Saya seorang penyakitan, penyakit saya gemar membaca komentar-komentar yang pintar-pintar pada artikel kontroversial, lalu ngikik-ngikik sendirian....
Pak Edi...jaga kesehatan ya...:))
^_^
Haaa....
LOL serius amat cuy
Lah kenapa lu mas
Tulisan yang menghibur banget, sayang beberapa menanggapi terlalu serius haha... saya kepingin beli, tapi nggak kebeli kayaknya.. mahal banget haha..
Waktu mata pelajaran Bahasa Indonesia pada bolos, mungkin.
tulisan ini memiliki dua mata, dan saya hanya mendapat satu mata. begitu sarkatis, dengan balutan teori teori yang saya juga baru tau. tapi yang jelas, hanya yang mengerti betul esensi dari tulisan ini yang bisa memahami. apakah tulisan ini bentuk pujian bagi Dijah, atau malah kritikan :)))
Saya lebih menganggap tulisan ini sebagai Black Comedy yang sangat mulus. Malah lebih ngakak dengan komentar yang 'serius banget'.
Hahaha kekuningan Dijah takkan bisa di beningkan oleh siapa pun.
Saya setuju mbak, sbaiknya yg punya blog ini cari tau dl soal dijah iitu 'agak gila, stress, sarap" jadi lucu, udah nulis heboh gini ternyata sia2...
aduhh kok ngakak ya. keren sih bisa nyelesain novel 100 halaman lebih dalam waktu 9-10 hari. aku aja 1 lembar 1 hari lo.
ini sepertinya bukan macam pemanis dalam blog ya pak, ini sepertinya macam sebuah tulisan pedas kan pak? aku pertama bingung kenapa novel harganya bisa melunjak se gitu mahalnya, novel 'bulan terbelah di langit amerika' yang best seller itu cuma 80.000, dan ini 145.00. iya kalau best seller segitu mahalnya itu masih wajar sekali, tapi ini lo bukan best/national seller. umurnya saja lebih tua dari saya(15 th) seharusnya tau harga dong ahh, kalau orang cerdas pasti mengira "Dijah Cuman Sok gaul". haha :D ngakak baca kabarnya, semoga ada kesadaran nyasar untuk mu ya kak dijjah. aku tunggu novel selanjutnya dan yang penting aku tunggu novel dengan cover yang sederhana tapi membuat para readers mabuk. amin :) *bantu doa ahhhhh
sepertinya mbak yaswinda kurang piknik..
piknik gih! :)
Harga mahal dari sebuah buku yang memang disengaja? ataukah harga mahal dari penerbit untuk sebuah sarkasme? siapa tau :)
*minum parasetamol*
Satu hal yang mungkin bapak lupa adalah bahwa sarkasme tidak bekerja pada mereka yang menolak belajar.
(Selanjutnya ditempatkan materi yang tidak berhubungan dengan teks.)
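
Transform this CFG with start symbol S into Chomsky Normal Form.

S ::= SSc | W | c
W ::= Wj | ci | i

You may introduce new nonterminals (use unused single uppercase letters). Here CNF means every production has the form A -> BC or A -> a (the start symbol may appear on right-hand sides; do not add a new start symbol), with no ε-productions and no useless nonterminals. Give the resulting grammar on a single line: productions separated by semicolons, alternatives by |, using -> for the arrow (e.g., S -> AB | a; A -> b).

S -> c | i | AC | SD | WB; A -> c; B -> j; C -> i; D -> SA; W -> i | AC | WB

No ε-productions.
After unit-elimination: S -> c | i | Wj | ci | SSc; W -> i | Wj | ci.
TERM: introduce A -> c, C -> i, B -> j and substitute in every rule of length ≥2.
BIN: S -> SSA becomes S -> SD, D -> SA.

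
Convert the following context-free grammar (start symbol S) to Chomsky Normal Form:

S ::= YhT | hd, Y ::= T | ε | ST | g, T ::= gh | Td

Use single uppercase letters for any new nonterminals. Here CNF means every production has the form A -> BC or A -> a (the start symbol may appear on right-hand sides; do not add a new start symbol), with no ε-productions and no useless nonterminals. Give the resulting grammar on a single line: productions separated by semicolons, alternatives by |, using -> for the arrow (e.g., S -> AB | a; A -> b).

Nullable: {Y}; after ε-elimination: S -> hT | hd | YhT; T -> Td | gh; Y -> T | g | ST.
After unit-elimination: S -> hT | hd | YhT; T -> Td | gh; Y -> g | ST | Td | gh.
TERM: introduce B -> d, C -> g, A -> h and substitute in every rule of length ≥2.
BIN: S -> YAT becomes S -> YD, D -> AT.

S -> AB | AT | YD; A -> h; B -> d; C -> g; D -> AT; T -> CA | TB; Y -> g | CA | ST | TB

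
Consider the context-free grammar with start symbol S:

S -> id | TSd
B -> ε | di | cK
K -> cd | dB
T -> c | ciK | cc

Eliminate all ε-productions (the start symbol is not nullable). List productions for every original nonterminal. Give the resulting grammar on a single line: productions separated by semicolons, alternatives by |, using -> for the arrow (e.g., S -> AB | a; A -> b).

S -> id | TSd; B -> cK | di; K -> d | cd | dB; T -> c | cc | ciK

Nullable set: {B}.
Drop B -> ε.
K -> dB: B nullable, giving d | dB.
Unchanged (no nullable symbols): S -> TSd; S -> id; B -> cK; B -> di; K -> cd; T -> c; T -> cc; T -> ciK.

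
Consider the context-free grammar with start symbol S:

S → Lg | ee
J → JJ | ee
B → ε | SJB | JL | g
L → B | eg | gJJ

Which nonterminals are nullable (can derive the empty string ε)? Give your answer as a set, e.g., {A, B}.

Directly nullable (have an ε-rule): {B}.
L is nullable via L -> B (every symbol on the right is already known nullable).
Not nullable: J, S — each has a terminal in every rule's right-hand side or depends on a non-nullable symbol.

{B, L}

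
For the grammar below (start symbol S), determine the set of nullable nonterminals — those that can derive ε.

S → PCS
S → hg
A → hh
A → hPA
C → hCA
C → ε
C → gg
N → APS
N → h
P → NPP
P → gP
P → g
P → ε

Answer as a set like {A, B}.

Directly nullable (have an ε-rule): {C, P}.
Not nullable: A, N, S — each has a terminal in every rule's right-hand side or depends on a non-nullable symbol.

{C, P}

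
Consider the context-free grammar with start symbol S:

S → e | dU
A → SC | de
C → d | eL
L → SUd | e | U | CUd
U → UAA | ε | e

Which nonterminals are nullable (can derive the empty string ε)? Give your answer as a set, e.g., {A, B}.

Directly nullable (have an ε-rule): {U}.
L is nullable via L -> U (every symbol on the right is already known nullable).
Not nullable: A, C, S — each has a terminal in every rule's right-hand side or depends on a non-nullable symbol.

{L, U}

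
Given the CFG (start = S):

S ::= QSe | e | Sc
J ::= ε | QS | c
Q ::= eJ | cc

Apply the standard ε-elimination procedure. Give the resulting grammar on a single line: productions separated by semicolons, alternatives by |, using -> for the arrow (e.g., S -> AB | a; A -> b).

S -> e | Sc | QSe; J -> c | QS; Q -> e | cc | eJ

Nullable set: {J}.
Drop J -> ε.
Q -> eJ: J nullable, giving e | eJ.
Unchanged (no nullable symbols): S -> QSe; S -> Sc; S -> e; J -> QS; J -> c; Q -> cc.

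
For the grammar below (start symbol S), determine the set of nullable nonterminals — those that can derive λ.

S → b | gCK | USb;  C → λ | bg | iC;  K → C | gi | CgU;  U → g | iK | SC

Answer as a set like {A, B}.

{C, K}

Directly nullable (have an ε-rule): {C}.
K is nullable via K -> C (every symbol on the right is already known nullable).
Not nullable: S, U — each has a terminal in every rule's right-hand side or depends on a non-nullable symbol.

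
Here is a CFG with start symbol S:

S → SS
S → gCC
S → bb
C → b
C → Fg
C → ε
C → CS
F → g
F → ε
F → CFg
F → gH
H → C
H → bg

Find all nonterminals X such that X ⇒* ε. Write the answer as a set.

Directly nullable (have an ε-rule): {C, F}.
H is nullable via H -> C (every symbol on the right is already known nullable).
Not nullable: S — each has a terminal in every rule's right-hand side or depends on a non-nullable symbol.

{C, F, H}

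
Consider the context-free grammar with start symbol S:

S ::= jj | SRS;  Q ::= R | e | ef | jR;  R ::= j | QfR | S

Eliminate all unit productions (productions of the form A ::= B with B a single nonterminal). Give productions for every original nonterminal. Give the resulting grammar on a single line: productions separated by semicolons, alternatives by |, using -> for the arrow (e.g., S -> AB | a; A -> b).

Unit productions: Q->R, R->S.
Unit pairs (A ⇒* B via units): (Q,R), (Q,S), (R,S).
S: inherits non-unit rules of {S} → SRS | jj.
Q: inherits non-unit rules of {Q, R, S} → QfR | SRS | e | ef | j | jR | jj.
R: inherits non-unit rules of {R, S} → QfR | SRS | j | jj.

S -> jj | SRS; Q -> e | j | ef | jR | jj | QfR | SRS; R -> j | jj | QfR | SRS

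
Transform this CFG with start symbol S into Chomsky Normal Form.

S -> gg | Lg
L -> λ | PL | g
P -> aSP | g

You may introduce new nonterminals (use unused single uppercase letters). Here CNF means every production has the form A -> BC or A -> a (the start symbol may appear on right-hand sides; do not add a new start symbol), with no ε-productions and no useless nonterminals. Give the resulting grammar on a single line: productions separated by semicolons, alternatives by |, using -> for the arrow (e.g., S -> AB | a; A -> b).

S -> g | BB | LB; A -> a; B -> g; C -> SP; D -> SP; L -> g | AC | PL; P -> g | AD

Nullable: {L}; after ε-elimination: S -> g | Lg | gg; L -> P | g | PL; P -> g | aSP.
After unit-elimination: S -> g | Lg | gg; L -> g | PL | aSP; P -> g | aSP.
TERM: introduce A -> a, B -> g and substitute in every rule of length ≥2.
BIN: L -> ASP becomes L -> AC, C -> SP; P -> ASP becomes P -> AD, D -> SP.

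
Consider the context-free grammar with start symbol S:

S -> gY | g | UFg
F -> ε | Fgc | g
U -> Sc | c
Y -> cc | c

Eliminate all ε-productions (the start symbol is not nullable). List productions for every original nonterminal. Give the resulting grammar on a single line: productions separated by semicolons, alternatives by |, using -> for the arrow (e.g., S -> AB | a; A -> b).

S -> g | Ug | gY | UFg; F -> g | gc | Fgc; U -> c | Sc; Y -> c | cc

Nullable set: {F}.
S -> UFg: F nullable, giving UFg | Ug.
Drop F -> ε.
F -> Fgc: F nullable, giving Fgc | gc.
Unchanged (no nullable symbols): S -> g; S -> gY; F -> g; U -> Sc; U -> c; Y -> c; Y -> cc.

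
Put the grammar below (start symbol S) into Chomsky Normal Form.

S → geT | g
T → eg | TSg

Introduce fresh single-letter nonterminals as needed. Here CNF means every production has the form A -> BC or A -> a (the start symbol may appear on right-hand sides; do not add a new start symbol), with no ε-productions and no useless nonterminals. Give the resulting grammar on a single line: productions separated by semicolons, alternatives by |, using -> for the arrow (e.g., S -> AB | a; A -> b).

S -> g | AC; A -> g; B -> e; C -> BT; D -> SA; T -> BA | TD

No ε-productions.
No unit productions to eliminate.
TERM: introduce B -> e, A -> g and substitute in every rule of length ≥2.
BIN: S -> ABT becomes S -> AC, C -> BT; T -> TSA becomes T -> TD, D -> SA.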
Sebagai contoh kecil; hastag lulung yang sempat ramao di twitter dan beberapa komentar terlalu serius di atas.
Maju terus, Pak!
Salam keberpihakan.
Sarkasme yang luar biasa.
Jika tulisan ini benar, maka inilah yang dimaksud Alice Munro dengan "menipu diri sendiri". Hahaha
Itu ironi kali, mas.
Aduh, maaf ngakak :D
saya mengerti sarkasme tapi secara pribadi tetap tidak suka. lebih senang pada kritik yang to the point dan clear. jelas bertujuan membangun bukan untuk menyindir atau potensial menyakiti.
just saying :3
Saya lelah. Saya butuh piknik abis baca post ini..
Dijah kuning saking bangganya sampe dia screenshoot dan ditaro di instagram seakan" semua ini pujian dan tahun depan dia akan menerima nobel..
Ya tuhan ampuni manusia itu...
Amiiin
Cus piknik ....
Sarcasm level 999 x)
Warbiyasaaaahhh
saya lebih suka kritikan tipe sarkasme karena bisa membuat orang-orang lebih berpikir kritis tentang sebuah tulisan dan merenungkannya apakah sebuah tulisan 'pujian' itu merupakan pujian betulan atau kritikan pedas dalam selimut pujian... dan terbukti, ada yang mengira tulisan sarkasme ini benar-benar sebuah pujian...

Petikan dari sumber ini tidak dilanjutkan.